Evey's spinal rods are protruding like crazy out of her back because they're fighting against her body as it tries to grow. I can't help but think how bad that must hurt her, but at the same time she's been blessed with such a high pain tolerance, so she seems to be managing just fine. Metaphorically speaking, I think I'm experiencing my own growing pains.
I tend to lie low when my mind is racing faster than my actions can keep up. Sometimes, I can get a little too introspective and escape into my mind and thoughts a lot. Nate calls it my island. It was our joke when we first got married that I live on my own island and Nate just had a day pass to visit me there. Nate now has full privileges on my island, he's earned them over the years and I trust him enough to allow him full residency there.

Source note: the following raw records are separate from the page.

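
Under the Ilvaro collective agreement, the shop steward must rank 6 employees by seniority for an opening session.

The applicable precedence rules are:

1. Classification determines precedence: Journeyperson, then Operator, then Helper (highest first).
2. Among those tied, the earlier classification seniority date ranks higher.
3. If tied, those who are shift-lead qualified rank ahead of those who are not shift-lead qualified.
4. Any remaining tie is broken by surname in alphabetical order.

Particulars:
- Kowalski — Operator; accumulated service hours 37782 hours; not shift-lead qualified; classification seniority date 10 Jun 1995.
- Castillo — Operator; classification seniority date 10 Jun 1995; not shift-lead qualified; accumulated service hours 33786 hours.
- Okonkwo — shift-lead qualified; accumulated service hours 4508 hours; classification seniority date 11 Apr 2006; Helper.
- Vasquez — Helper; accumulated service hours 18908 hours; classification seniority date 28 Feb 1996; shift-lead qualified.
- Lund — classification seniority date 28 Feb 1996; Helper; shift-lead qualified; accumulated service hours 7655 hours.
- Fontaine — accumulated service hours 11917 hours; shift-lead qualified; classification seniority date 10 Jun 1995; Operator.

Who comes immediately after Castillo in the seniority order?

By classification: Fontaine, Castillo and Kowalski (Operator); then Lund, Vasquez and Okonkwo (Helper).
Fontaine, Castillo and Kowalski all have classification seniority date 10 Jun 1995, so the next rule applies.
Among Fontaine, Castillo and Kowalski, shift-lead qualified before not shift-lead qualified: Fontaine (shift-lead qualified) before Castillo and Kowalski (not shift-lead qualified).
Among Castillo and Kowalski, alphabetically by surname: Castillo before Kowalski.
Among Lund, Vasquez and Okonkwo, by classification seniority date (earlier first): Lund and Vasquez (28 Feb 1996) before Okonkwo (11 Apr 2006).
Lund and Vasquez are each shift-lead qualified, so the next rule applies.
Among Lund and Vasquez, alphabetically by surname: Lund before Vasquez.
Order: Fontaine, Castillo, Kowalski, Lund, Vasquez, Okonkwo.

Kowalski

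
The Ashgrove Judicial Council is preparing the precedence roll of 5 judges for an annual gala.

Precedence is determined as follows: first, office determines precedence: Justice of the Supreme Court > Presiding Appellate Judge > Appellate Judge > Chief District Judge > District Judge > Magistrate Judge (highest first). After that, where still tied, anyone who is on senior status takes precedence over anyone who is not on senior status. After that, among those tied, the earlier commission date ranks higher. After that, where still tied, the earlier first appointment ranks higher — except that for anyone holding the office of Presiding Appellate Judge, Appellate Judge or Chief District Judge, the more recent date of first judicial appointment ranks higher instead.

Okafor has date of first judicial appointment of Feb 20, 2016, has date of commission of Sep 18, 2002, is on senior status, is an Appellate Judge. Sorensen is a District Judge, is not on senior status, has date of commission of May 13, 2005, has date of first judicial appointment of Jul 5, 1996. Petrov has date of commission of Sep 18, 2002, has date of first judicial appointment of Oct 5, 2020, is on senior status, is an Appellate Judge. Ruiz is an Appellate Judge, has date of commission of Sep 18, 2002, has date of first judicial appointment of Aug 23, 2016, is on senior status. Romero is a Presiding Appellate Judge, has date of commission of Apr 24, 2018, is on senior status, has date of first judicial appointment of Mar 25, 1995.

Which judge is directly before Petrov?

Romero

By office: Romero (Presiding Appellate Judge); then Petrov, Ruiz and Okafor (Appellate Judge); then Sorensen (District Judge).
Petrov, Ruiz and Okafor are each on senior status, so the next rule applies.
Petrov, Ruiz and Okafor all have date of commission Sep 18, 2002, so the next rule applies.
Among Petrov, Ruiz and Okafor, by date of first judicial appointment (later first) (reversed rule for this group): Petrov (Oct 5, 2020) before Ruiz (Aug 23, 2016) before Okafor (Feb 20, 2016).
Order: Romero, Petrov, Ruiz, Okafor, Sorensen.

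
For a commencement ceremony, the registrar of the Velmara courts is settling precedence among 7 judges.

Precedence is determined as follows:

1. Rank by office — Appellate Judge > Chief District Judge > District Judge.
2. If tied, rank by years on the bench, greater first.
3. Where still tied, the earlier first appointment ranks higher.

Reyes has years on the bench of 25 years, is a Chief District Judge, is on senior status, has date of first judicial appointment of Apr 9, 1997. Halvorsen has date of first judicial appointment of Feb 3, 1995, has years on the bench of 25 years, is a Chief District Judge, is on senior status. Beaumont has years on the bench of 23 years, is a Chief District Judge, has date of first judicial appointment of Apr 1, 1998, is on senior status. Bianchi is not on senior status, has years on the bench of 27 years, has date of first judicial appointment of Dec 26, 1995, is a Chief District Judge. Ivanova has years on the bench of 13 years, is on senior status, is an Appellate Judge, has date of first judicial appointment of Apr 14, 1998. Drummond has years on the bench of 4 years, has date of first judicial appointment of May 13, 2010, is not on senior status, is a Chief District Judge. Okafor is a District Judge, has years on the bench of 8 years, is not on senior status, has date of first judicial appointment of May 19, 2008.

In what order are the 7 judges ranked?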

On that note, I'm learning new things about myself lately. I feel growth as a wife, as a mom to four evolving children, and more importantly as a daughter of God. That's the gift that Evey has brought to our lives. Having her around does not allow us to be complacent. There's always something new that pops up with her: new medical issues/surgeries, new bills/insurance changes, new late nights. Something to keep us on our toes - and there's that unknown aspect of 'we could be doing this for the next 30 years with no end in sight'. Seems daunting - but yet, it is such a blessing - and I hate monotony - so it's perfect for our little family.
With all going on, I've been tempted to hop on here and do some doubting, questioning, and so on. But then there's this quote that has not left me since I heard it last year during General Conference.
"When problems come and questions arise, do not start your quest for faith by saying how much you do not have, leading as it were with your “unbelief.” That is like trying to stuff a turkey through the beak! Let me be clear on this point: I am not asking you to pretend to faith you do not have. I am asking you to be true to the faith you do have. Sometimes we act as if an honest declaration of doubt is a higher manifestation of moral courage than is an honest declaration of faith. It is not! So let us all remember the clear message of this scriptural account: Be as candid about your questions as you need to be; life is full of them on one subject or another. But if you and your family want to be healed, don’t let those questions stand in the way of faith working its miracle." -Elder Jeffrey R. Holland
In today's world, if you don't talk about your doubts and troubles, people are cynical and think you're faking your perfect life. For me, it begins and ends with my faith, with me sorting out my "growing pains" with the Lord somewhere in between. My life is by no means perfect, or even pretty, most days. I think down deep, we all know that about each other. But wouldn't it be amazing if all of us started our day with the Faith that we do have - and stayed true to that until the sun goes down? I'm working on it, and I know the Lord expects me to keep trying and to do a little better each day. Even though my Faith isn't perfect, the Lord stills continues to work miracle after miracle for our family. And that is the Plan of Happiness. That through his infinite mercy, he'll continues to shower us with his Love as long as we keep trying. We are blessed.